Estimates show that since the 1500’s there had been two wrecks per week and the 1900’s were a particularly significant period due to lax shipping regulations. When coal barges were often overloaded and powerful currents, dangerous rocks and turbulent storms battered merchant and fishing boats. While in 1869 alone there were 838 shipwrecks between Spurn Head and Teesmouth.
Thankfully, this number has fallen to almost none in recent years due to advances in marine technology. But you can still spot plenty of shipwrecks and sunken secrets dotted along the North Yorkshire Coast. Just a short trip from our collection of neighbouring cottages.
You’ll find the wreck of Admiral Von Tromp along the coast at Saltwick Bay, near the Black Nab. Tromp sank in 1976 although nobody is entirely sure what exactly happened. Whitby lifeboat attended the scene but struggled to get close to the crew safely. Sadly two members were swept away by the sea but after a struggle, the rest of the crew were rescued.

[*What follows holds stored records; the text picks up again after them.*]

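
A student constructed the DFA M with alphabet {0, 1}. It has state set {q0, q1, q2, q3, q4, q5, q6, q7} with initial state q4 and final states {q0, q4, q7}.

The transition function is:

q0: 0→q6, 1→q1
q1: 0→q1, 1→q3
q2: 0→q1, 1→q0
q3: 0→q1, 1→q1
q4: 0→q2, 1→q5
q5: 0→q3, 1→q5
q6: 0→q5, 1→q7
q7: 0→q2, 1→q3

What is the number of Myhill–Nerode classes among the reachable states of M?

All states are reachable from the start state.
Start with accepting vs non-accepting: {q0,q4,q7} | {q1,q2,q3,q5,q6}.
On input 1, block {q1,q2,q3,q5,q6} splits into {q1,q3,q5} and {q2,q6}.
No further refinement is possible. Final partition (3 blocks): {q0,q4,q7} | {q1,q3,q5} | {q2,q6}.

3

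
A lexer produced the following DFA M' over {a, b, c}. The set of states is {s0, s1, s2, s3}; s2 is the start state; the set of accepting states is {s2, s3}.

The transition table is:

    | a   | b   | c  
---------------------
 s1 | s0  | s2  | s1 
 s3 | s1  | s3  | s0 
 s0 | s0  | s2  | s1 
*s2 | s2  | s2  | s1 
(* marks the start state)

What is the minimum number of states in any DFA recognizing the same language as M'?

2

Reachable states from the start: {s0,s1,s2}. Unreachable: {s3} — drop them.
P0 = {s2} | {s0,s1}.
Stable partition: {s2} | {s0,s1} — 2 equivalence classes.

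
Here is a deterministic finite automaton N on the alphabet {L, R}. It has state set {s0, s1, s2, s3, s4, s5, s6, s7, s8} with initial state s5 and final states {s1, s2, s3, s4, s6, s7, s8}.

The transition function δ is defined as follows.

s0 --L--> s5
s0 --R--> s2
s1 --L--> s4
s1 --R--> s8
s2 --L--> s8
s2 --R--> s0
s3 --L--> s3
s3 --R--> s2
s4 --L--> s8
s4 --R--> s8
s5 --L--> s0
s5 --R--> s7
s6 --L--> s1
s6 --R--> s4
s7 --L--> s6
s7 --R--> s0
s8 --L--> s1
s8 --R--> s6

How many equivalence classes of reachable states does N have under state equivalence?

3

First remove the unreachable states {s3}; 8 states remain.
Initial partition by acceptance: {s1,s2,s4,s6,s7,s8} | {s0,s5}.
Refine {s1,s2,s4,s6,s7,s8} on symbol R: members go to different blocks, giving {s1,s4,s6,s8} and {s2,s7}.
No further refinement is possible. Final partition (3 blocks): {s1,s4,s6,s8} | {s0,s5} | {s2,s7}.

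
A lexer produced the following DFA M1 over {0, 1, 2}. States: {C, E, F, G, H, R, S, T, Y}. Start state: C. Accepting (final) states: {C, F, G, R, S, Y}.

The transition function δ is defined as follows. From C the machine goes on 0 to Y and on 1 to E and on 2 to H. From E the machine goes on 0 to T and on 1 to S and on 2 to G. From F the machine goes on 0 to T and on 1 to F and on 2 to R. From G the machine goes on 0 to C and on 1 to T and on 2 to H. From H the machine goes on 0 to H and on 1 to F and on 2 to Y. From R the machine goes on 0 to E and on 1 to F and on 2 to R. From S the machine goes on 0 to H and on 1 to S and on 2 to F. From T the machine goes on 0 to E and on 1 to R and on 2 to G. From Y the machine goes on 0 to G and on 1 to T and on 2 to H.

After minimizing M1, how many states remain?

3

Start with accepting vs non-accepting: {C,F,G,R,S,Y} | {E,H,T}.
Split {C,F,G,R,S,Y} by δ(·,0) → {C,G,Y} and {F,R,S}.
No further refinement is possible. Final partition (3 blocks): {C,G,Y} | {E,H,T} | {F,R,S}.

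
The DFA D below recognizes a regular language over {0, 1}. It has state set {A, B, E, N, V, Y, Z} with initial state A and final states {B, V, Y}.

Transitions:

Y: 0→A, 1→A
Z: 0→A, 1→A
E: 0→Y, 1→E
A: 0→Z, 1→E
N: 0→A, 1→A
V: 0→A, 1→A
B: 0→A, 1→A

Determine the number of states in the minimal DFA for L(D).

States {B,N,V} cannot be reached from the start state, so discard them.
Initial partition by acceptance: {Y} | {A,E,Z}.
Split {A,E,Z} by δ(·,0) → {A,Z} and {E}.
Split {A,Z} by δ(·,1) → {A} and {Z}.
The partition is now stable with 4 blocks: {Y} | {A} | {E} | {Z}.

4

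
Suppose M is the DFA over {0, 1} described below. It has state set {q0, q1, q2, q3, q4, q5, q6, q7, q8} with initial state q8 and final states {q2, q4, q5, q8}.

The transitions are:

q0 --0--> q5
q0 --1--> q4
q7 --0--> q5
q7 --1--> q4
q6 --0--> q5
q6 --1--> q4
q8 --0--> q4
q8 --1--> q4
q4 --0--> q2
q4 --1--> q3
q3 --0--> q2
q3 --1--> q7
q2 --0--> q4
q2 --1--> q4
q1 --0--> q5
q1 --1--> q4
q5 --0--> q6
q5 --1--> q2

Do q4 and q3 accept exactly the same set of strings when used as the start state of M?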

Radium was an Italian cargo ship which sank in 1923 in thick fog near Bempton Cliffs. As you approach the RSPB reserve, you might spot the boilers and propellers. Radium was sailing to Venice from Newcastle, carrying around 5000 tonnes of coal and the full crew were rescued.

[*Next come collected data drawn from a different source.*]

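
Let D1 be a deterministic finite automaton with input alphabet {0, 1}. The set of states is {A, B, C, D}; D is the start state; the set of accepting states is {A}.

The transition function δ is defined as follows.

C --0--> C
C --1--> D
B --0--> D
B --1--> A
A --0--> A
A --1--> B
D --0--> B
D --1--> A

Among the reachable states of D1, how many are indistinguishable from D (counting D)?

2

Reachable states from the start: {A,B,D}. Unreachable: {C} — drop them.
Start with accepting vs non-accepting: {A} | {B,D}.
No further refinement is possible. Final partition (2 blocks): {A} | {B,D}.
The equivalence class containing D is {B,D}, of size 2.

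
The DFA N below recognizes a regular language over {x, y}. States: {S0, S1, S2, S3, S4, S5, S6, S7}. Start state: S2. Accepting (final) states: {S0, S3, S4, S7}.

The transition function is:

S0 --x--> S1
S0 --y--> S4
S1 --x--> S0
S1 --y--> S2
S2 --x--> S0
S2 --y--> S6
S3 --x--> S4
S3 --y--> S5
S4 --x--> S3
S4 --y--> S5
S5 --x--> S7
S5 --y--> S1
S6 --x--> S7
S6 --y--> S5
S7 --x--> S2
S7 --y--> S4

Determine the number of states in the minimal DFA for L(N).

3

All states are reachable from the start state.
P0 = {S0,S3,S4,S7} | {S1,S2,S5,S6}.
Refine {S0,S3,S4,S7} on symbol x: members go to different blocks, giving {S0,S7} and {S3,S4}.
The partition is now stable with 3 blocks: {S0,S7} | {S1,S2,S5,S6} | {S3,S4}.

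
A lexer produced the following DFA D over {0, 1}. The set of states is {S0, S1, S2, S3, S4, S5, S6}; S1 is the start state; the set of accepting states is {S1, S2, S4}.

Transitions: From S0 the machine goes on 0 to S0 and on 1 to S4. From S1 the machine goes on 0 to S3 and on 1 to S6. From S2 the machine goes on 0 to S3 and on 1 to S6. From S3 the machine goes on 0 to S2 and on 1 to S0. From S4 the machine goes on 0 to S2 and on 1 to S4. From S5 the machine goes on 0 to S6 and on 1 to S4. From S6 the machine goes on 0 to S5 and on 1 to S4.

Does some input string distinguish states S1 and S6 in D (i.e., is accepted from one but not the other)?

Yes

Start with accepting vs non-accepting: {S1,S2,S4} | {S0,S3,S5,S6}.
Refine {S1,S2,S4} on symbol 0: members go to different blocks, giving {S1,S2} and {S4}.
Refine {S0,S3,S5,S6} on symbol 0: members go to different blocks, giving {S0,S5,S6} and {S3}.
Stable partition: {S1,S2} | {S0,S5,S6} | {S4} | {S3} — 4 equivalence classes.
S1 and S6 end up in different blocks, so they are distinguishable. For instance, the string 'ε' is accepted from only S1.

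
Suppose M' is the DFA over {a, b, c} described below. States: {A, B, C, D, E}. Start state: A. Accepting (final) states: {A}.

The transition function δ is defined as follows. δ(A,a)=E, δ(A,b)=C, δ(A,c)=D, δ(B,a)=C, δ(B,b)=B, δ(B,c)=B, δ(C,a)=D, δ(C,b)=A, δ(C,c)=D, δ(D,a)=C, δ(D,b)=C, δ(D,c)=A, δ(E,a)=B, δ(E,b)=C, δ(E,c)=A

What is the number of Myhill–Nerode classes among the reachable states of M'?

5

Every state is reachable, so we keep all 5.
Start with accepting vs non-accepting: {A} | {B,C,D,E}.
Refine {B,C,D,E} on symbol b: members go to different blocks, giving {B,D,E} and {C}.
Refine {B,D,E} on symbol a: members go to different blocks, giving {B,D} and {E}.
On input b, block {B,D} splits into {B} and {D}.
Stable partition: {A} | {B} | {C} | {E} | {D} — 5 equivalence classes.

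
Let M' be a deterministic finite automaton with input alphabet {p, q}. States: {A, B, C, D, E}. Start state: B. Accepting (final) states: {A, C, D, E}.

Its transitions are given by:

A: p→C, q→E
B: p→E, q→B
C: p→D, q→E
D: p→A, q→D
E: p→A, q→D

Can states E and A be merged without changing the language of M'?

Yes

Every state is reachable, so we keep all 5.
Initial partition by acceptance: {A,C,D,E} | {B}.
No further refinement is possible. Final partition (2 blocks): {A,C,D,E} | {B}.
E and A lie in the same block of the stable partition, so they are equivalent — no string distinguishes them.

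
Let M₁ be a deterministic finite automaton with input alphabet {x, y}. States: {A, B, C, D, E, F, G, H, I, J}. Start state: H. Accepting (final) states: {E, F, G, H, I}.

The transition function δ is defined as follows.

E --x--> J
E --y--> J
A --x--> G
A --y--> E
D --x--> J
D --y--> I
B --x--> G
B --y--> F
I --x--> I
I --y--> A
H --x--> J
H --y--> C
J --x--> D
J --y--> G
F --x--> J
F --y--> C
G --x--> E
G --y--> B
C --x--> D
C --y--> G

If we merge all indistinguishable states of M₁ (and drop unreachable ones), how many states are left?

Every state is reachable, so we keep all 10.
Initial partition by acceptance: {E,F,G,H,I} | {A,B,C,D,J}.
Refine {E,F,G,H,I} on symbol x: members go to different blocks, giving {E,F,H} and {G,I}.
On input x, block {A,B,C,D,J} splits into {C,D,J} and {A,B}.
On input x, block {G,I} splits into {G} and {I}.
Split {C,D,J} by δ(·,y) → {C,J} and {D}.
No further refinement is possible. Final partition (6 blocks): {E,F,H} | {C,J} | {G} | {A,B} | {I} | {D}.

6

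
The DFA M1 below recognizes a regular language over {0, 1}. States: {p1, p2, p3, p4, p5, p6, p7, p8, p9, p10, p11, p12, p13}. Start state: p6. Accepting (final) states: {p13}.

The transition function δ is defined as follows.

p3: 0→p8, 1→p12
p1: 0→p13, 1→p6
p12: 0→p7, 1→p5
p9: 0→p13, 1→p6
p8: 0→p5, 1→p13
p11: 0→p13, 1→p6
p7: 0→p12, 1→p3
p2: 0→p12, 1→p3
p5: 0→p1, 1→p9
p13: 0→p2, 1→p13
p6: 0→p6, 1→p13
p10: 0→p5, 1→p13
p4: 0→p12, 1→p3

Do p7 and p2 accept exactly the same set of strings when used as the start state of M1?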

Along the coast near Robin Hood’s Bay you’ll find Sarb-J. The fishing trawler originally sank in 1994 when its propeller got caught in rope and until recently, you could see the full shipwreck. The boat has since broken away but if you check the tide, you can still spot part of it perched on its keel under the cliff.
The remains of SS Rosa can be found at West Scar, North Landing near Flamborough. A lump of metal the size of a small car can be seen wedged in the rocks. This is the boiler from the once incredible Royal Navy fuel barge which went down in 1930. Amazingly, the 16-man crew were rescued by the Flamborough lifeboat.

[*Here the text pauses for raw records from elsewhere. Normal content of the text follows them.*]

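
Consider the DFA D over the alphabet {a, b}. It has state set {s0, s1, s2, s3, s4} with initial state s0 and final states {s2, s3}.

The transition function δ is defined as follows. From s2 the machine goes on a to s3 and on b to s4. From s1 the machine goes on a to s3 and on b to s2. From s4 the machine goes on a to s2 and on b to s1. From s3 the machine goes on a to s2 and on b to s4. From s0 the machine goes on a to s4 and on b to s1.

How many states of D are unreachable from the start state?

0

A breadth-first search from the start state visits every state.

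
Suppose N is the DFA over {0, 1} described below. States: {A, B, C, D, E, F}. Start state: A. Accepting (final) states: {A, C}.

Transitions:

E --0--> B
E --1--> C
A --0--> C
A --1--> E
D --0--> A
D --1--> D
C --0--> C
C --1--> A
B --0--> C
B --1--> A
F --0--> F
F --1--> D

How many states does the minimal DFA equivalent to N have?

4

First remove the unreachable states {D,F}; 4 states remain.
Start with accepting vs non-accepting: {A,C} | {B,E}.
Refine {A,C} on symbol 1: members go to different blocks, giving {A} and {C}.
On input 0, block {B,E} splits into {B} and {E}.
The partition is now stable with 4 blocks: {A} | {B} | {C} | {E}.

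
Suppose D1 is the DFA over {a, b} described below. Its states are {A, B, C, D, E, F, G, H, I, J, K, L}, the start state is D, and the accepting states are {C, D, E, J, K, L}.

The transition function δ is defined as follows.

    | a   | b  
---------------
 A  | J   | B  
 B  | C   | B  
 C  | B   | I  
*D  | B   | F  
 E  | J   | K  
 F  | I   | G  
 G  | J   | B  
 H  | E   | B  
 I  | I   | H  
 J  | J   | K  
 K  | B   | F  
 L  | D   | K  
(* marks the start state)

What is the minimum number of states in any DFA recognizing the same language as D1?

5

Reachable states from the start: {B,C,D,E,F,G,H,I,J,K}. Unreachable: {A,L} — drop them.
Initial partition by acceptance: {C,D,E,J,K} | {B,F,G,H,I}.
Refine {C,D,E,J,K} on symbol a: members go to different blocks, giving {C,D,K} and {E,J}.
Refine {B,F,G,H,I} on symbol a: members go to different blocks, giving {F,I} and {G,H} and {B}.
Stable partition: {C,D,K} | {F,I} | {E,J} | {G,H} | {B} — 5 equivalence classes.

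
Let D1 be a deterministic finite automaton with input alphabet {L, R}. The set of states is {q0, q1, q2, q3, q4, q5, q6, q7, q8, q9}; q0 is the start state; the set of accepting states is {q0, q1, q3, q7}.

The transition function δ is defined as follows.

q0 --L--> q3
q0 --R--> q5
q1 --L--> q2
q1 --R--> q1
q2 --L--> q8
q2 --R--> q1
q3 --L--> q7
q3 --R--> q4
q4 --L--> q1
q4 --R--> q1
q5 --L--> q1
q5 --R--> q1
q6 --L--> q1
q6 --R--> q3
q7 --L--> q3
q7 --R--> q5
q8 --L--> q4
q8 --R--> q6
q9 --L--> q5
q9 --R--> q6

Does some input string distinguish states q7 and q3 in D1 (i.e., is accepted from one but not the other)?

Reachable states from the start: {q0,q1,q2,q3,q4,q5,q6,q7,q8}. Unreachable: {q9} — drop them.
Initial partition by acceptance: {q0,q1,q3,q7} | {q2,q4,q5,q6,q8}.
Split {q0,q1,q3,q7} by δ(·,L) → {q0,q3,q7} and {q1}.
On input L, block {q2,q4,q5,q6,q8} splits into {q4,q5,q6} and {q2,q8}.
Split {q4,q5,q6} by δ(·,R) → {q4,q5} and {q6}.
Split {q2,q8} by δ(·,L) → {q2} and {q8}.
Stable partition: {q0,q3,q7} | {q4,q5} | {q1} | {q2} | {q6} | {q8} — 6 equivalence classes.
q7 and q3 lie in the same block of the stable partition, so they are equivalent — no string distinguishes them.

No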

The coal barge and harbour tug Creteblock sank in 1947 while being towed away to be scrapped. It hit shallow water at Whitby Scar and went under at Saltwick Nab. The wreckage was blown up to avoid a hazard to other shipping so you will only be able to spot the concrete debris today.
Have you stumbled upon any of these sunken secrets along the North Yorkshire coast when joining us for a stay on the edge of the North Yorkshire Moors?